The photocurable resin coating means 40 fills the concave portion 42b of the second roller 42 with the photocurable resin adhered to the first roller 41, and always coats the edge of the wafer W in a uniform area ( (See Figure 4), therefore, the amount of application can be controlled accurately, resulting in the minimum amount of application! tj is possible. For this reason.

Photo-curing of the sides of the end face can be carried out smoothly, and since the coating is uniform, there is no adhesion of plating, and furthermore, it is easy to remove the coated ITJ material on the end face after plating is completed. Subsequently, the photocurable resin applied to the edge of the wafer W is irradiated with light from the light source 50 to harden the resin.

The above-described application of the photocurable resin and irradiation of the light beam are continued until a multilayer film of the photocurable resin is formed all around the wafer W. Thereafter, the second roller 42 is separated from the edge of the wafer W by moving the photocurable resin application means 40, and the wafer W is further rotated twice while the light beam remains irradiated. In other words, the previous treatment is not enough to harden the resin attached to the front and back surfaces of the wafer W, so the wafer W is rotated two more times while being irradiated with light to cure the resin sufficiently. ing.

The wafer W whose edges are coated with the photocurable resin in this way has no risk of plating adhering to the edges in the subsequent plating process, and the photocurable resin on the edges is removed from the wafer W by lift-off. removed from

It should be noted that the present invention is not limited to the embodiments described above, and various modifications and variations can be made without changing the gist.
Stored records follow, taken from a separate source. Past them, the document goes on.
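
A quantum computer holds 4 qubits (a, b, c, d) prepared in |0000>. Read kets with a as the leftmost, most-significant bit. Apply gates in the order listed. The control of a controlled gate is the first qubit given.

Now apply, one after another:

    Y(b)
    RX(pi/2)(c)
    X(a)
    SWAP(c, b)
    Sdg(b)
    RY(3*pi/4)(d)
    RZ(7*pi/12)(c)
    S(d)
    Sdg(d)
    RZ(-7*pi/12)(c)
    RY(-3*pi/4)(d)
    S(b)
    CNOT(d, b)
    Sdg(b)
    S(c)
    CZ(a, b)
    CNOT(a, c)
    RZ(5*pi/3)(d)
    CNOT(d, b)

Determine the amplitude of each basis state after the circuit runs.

The final amplitudes are sqrt(2)*exp(I*pi/6)/2 on |1000>, sqrt(2)*exp(I*pi/6)/2 on |1100>, and 0 on every other basis state. Key observation: gates 5-12 undo each other exactly, leaving only the rest of the circuit to track.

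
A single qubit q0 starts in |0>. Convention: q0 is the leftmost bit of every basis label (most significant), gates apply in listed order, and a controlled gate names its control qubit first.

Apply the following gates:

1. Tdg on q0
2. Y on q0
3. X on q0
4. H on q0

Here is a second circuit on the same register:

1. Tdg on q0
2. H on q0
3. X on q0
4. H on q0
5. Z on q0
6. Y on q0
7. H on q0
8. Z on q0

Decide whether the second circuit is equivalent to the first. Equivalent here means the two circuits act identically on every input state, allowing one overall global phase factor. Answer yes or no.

Yes — the two circuits implement the same unitary up to a global phase.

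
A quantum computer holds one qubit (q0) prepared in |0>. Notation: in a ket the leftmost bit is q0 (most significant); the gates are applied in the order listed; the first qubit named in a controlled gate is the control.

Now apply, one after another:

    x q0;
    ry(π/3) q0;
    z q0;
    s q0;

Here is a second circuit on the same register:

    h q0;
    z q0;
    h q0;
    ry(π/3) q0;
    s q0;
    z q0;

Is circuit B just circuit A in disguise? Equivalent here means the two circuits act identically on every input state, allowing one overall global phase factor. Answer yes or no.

Yes — the two circuits implement the same unitary up to a global phase.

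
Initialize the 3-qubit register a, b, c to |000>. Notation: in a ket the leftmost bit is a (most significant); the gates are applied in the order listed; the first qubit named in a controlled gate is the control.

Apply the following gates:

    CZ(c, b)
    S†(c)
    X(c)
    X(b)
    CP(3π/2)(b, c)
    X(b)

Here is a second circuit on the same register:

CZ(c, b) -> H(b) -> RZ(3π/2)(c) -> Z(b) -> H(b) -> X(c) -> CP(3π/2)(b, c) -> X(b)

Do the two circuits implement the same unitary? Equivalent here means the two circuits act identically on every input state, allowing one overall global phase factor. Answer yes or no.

Yes: on every input state the two circuits agree up to one overall phase factor.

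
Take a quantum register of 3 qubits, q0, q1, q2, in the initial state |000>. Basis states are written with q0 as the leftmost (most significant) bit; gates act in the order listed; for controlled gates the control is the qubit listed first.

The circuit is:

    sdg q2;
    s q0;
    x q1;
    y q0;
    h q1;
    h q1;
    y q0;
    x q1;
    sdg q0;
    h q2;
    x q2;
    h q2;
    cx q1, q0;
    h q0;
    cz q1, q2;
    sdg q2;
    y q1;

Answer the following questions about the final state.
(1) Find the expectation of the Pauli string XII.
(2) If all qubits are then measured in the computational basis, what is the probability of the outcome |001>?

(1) In the final state, XII has expectation 1. Key observation: steps 2-9 multiply out to the identity, so the circuit reduces to the remaining gates.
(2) A full measurement returns |001> with probability 0.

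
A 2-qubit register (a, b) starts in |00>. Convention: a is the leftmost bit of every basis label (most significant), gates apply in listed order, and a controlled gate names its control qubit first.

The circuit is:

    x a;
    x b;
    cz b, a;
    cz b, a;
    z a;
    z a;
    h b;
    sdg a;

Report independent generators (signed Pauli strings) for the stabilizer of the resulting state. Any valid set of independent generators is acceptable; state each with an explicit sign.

One valid set of independent stabilizer generators is -IX, -ZI (any independent generating set of the same group is equally correct).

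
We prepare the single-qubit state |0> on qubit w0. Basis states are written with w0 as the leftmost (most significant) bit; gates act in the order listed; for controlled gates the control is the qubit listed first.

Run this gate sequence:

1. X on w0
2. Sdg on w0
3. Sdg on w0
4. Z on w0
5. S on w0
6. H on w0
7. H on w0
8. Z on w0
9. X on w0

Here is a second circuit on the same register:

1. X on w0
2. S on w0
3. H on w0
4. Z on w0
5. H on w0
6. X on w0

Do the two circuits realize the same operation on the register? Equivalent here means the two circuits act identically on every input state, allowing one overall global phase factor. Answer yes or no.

No, they are not equivalent — no single phase factor reconciles the two unitaries.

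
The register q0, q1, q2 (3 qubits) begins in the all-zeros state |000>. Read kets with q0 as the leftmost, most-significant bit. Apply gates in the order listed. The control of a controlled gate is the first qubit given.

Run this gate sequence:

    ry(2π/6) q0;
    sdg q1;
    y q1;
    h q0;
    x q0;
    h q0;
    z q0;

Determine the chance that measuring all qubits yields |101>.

Outcome |101> occurs with probability 0. Key observation: the block from step 4 through step 7 cancels to the identity and can be dropped.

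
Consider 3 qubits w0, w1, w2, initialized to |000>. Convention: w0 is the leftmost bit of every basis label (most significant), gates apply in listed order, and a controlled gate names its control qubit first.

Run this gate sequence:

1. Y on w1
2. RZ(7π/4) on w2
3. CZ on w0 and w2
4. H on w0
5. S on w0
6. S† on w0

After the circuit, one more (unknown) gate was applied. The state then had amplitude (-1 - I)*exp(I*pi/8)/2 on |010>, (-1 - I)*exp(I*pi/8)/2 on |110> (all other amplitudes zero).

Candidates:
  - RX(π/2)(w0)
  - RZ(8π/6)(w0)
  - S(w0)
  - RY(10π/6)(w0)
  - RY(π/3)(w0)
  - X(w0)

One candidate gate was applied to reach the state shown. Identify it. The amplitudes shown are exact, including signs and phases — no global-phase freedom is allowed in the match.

The unique candidate consistent with the amplitudes is RX(π/2)(w0). Key observation: the block from step 5 through step 6 cancels to the identity and can be dropped.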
For example, the structure of the apparatus main body and each means is not limited to the above embodiments, and the structure of the apparatus main body and wafer storage basket in particular may be changed as appropriate, taking into account work space and work scale. There's a lot of room for that.

In addition, in the embodiment of the method invention described above, the p! After the wafer was irradiated with the light beam, the wafer was further rotated twice and the light beam was irradiated. The latter operation may be replaced by providing an irradiation box and irradiating the light beam.
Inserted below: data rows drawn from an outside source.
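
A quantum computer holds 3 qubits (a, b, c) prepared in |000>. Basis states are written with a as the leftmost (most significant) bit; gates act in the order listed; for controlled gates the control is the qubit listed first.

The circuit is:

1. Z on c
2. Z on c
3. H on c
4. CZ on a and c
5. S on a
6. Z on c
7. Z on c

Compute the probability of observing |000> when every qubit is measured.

The probability of measuring |000> is 1/2.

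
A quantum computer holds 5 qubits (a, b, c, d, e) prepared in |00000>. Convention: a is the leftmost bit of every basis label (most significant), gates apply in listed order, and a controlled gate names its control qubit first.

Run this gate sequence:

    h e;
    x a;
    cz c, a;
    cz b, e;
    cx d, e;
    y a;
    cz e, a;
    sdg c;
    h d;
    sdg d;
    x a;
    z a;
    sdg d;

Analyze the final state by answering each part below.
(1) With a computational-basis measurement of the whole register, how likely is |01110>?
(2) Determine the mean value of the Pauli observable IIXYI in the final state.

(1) A full measurement returns |01110> with probability 0.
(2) In the final state, IIXYI has expectation 0.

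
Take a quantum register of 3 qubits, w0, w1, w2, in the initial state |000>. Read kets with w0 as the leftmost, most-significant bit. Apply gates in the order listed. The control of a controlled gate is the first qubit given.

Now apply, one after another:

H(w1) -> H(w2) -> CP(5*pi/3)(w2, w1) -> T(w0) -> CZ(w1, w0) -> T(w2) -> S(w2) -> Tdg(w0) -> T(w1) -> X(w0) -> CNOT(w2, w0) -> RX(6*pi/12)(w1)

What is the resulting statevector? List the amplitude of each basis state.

The resulting statevector has amplitude 0 on |000>, sqrt(2)*(1 + exp(7*I*pi/12))*exp(I*pi/6)/4 on |001>, 0 on |010>, sqrt(2)*(1 + exp(5*I*pi/12))*exp(I*pi/4)/4 on |011>, sqrt(2)*(1 - exp(3*I*pi/4))/4 on |100>, 0 on |101>, sqrt(2)*(-I + exp(I*pi/4))/4 on |110>, 0 on |111>.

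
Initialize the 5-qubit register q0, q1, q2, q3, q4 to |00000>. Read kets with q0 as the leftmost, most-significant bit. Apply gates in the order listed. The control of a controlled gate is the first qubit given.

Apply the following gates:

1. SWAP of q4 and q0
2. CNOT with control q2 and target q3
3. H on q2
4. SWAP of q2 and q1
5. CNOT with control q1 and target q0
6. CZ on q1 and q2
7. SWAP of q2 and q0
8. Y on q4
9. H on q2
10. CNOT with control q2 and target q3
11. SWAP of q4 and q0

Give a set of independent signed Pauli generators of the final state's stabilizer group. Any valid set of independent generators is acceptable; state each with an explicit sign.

The final state is stabilized by the group generated by +IXIZI, +IZXXI, -ZIIII, +IIZZI, +IIIIZ; other independent generating sets are equally valid.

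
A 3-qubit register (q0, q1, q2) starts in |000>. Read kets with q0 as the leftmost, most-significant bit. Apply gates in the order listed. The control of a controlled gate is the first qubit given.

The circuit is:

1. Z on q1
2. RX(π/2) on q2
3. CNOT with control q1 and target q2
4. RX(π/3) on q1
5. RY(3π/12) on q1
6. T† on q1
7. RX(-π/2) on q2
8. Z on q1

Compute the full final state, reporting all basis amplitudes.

The resulting statevector has amplitude sqrt(3*sqrt(2) + 6)/4 + I*sqrt(2 - sqrt(2))/4 on |000>, sqrt(6 - 3*sqrt(2))*exp(3*I*pi/4)/4 + sqrt(sqrt(2) + 2)*exp(I*pi/4)/4 on |010>, and 0 on every other basis state.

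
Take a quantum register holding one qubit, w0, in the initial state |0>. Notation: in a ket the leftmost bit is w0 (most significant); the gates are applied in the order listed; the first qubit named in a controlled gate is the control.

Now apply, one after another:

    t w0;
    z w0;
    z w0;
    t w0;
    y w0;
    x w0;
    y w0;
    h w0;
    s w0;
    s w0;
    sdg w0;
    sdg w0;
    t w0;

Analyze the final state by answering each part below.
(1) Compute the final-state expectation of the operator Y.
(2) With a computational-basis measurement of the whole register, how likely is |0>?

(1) In the final state, Y has expectation -sqrt(2)/2.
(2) Outcome |0> occurs with probability 1/2.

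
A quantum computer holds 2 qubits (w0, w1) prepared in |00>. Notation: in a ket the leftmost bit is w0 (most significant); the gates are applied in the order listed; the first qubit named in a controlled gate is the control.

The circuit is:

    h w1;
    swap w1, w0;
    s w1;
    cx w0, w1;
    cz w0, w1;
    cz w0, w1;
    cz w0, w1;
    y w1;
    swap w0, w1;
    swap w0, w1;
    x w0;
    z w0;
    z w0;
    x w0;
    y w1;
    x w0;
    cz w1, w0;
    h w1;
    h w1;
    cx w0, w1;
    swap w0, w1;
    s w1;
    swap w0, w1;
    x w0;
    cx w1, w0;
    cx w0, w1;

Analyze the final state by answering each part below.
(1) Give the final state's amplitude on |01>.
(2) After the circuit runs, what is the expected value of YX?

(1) |01> carries amplitude -sqrt(2)/2 in the final state.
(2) In the final state, YX has expectation -1.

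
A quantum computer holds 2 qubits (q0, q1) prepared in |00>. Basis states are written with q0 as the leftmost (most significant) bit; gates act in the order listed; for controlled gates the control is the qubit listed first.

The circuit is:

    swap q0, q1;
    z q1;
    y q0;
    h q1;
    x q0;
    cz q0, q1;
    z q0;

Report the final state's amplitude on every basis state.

The final amplitudes are sqrt(2)*I/2 on |00>, sqrt(2)*I/2 on |01>, 0 on |10>, 0 on |11>.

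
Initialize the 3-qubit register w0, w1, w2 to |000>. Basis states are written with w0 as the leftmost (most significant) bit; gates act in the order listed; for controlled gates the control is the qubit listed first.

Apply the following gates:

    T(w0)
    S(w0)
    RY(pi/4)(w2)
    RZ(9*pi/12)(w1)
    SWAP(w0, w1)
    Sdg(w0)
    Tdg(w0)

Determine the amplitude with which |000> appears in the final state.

|000> carries amplitude -sqrt(sqrt(2) + 2)*exp(5*I*pi/8)/2 in the final state.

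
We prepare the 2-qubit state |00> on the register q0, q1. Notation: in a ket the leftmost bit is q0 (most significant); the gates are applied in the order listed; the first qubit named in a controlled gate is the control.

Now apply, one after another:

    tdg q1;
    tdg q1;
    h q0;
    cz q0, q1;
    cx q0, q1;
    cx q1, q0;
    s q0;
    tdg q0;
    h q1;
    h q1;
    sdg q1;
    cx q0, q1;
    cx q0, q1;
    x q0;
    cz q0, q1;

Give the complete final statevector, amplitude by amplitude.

The final amplitudes are 0 on |00>, 0 on |01>, sqrt(2)/2 on |10>, sqrt(2)*I/2 on |11>.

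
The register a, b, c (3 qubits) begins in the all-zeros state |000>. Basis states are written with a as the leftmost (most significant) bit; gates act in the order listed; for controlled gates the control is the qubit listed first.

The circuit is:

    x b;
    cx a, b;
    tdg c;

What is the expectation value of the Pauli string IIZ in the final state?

In the final state, IIZ has expectation 1.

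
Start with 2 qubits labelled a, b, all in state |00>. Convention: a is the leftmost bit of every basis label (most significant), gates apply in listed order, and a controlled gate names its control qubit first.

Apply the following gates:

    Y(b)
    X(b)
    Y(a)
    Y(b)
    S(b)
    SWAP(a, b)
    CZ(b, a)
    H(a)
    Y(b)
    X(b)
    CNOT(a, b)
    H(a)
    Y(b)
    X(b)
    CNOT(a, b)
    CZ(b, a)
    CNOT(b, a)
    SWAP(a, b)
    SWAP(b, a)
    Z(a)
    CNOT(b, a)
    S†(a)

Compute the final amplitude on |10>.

The final state's coefficient on |10> equals I/2.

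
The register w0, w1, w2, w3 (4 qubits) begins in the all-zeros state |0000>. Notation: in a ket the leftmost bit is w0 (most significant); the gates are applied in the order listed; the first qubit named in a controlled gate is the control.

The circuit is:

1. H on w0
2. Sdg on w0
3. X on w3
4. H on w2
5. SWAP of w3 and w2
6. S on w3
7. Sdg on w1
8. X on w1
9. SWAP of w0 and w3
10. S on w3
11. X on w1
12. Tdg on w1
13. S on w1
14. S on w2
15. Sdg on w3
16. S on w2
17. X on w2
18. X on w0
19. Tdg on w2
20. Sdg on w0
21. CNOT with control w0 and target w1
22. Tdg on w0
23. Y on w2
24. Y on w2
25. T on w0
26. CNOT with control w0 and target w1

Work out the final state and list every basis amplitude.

The resulting statevector has amplitude -I/2 on |0000>, -1/2 on |0001>, I/2 on |1000>, 1/2 on |1001>, and 0 on every other basis state. Key observation: steps 21-26 multiply out to the identity, so the circuit reduces to the remaining gates.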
[Effects of the Invention] As explained above, the wafer edge coating method described in [1] has the effect of preventing plating from adhering to the wafer edge and improving the yield of IC chips. There is.

Further, according to the wafer edge coating apparatus of the present invention,
-1- The force distribution method can be performed in-cylinder and quickly.

[Brief explanation of drawings]

Fig. 1 is a side cross section L showing an embodiment of the wafer edge coding device of the present invention;
FIG. 4 is a perspective view of the means for coating 4J of i, and FIG. 4 is a front view LA showing the roller portion of the means, and FIG. 5(a). (b) and (e) are cross-sectional views showing the process of forming a hang on a wafer. 10 Apparatus body 11 Mounting frame 20 Wafer storage basket 22: Opening 23/Flange 30: Feed roller 31: Slip prevention member 40: Coating means for photocuring resin

Claims (3)

[Claims] (1) Without rotating the wafer, apply a photocurable resin to the entire circumference of the edge of the wafer, and irradiate the photocurable resin applied to the edge of the wafer with light. Featured wafer edge coating method. (2) without rotating the wafer, applying a photocurable resin to the entire circumference of the edge of the wafer, and irradiating the photocurable resin applied to the edge of the wafer with a beam of light; , after performing the step all around the wafer, stopping the application of the photocurable resin, and further irradiating the photocurable resin already applied to the edge of the wafer with a light beam; A wafer edge coating method featuring: (3) means for rotatably supporting the wafer; means for rotating the wafer supported by the means; means for connecting to the edge of the rotating wafer and applying a photocurable resin; and the edge of the wafer. A wafer edge coating apparatus comprising: means for irradiating a light beam onto a photocurable resin coated on the edge.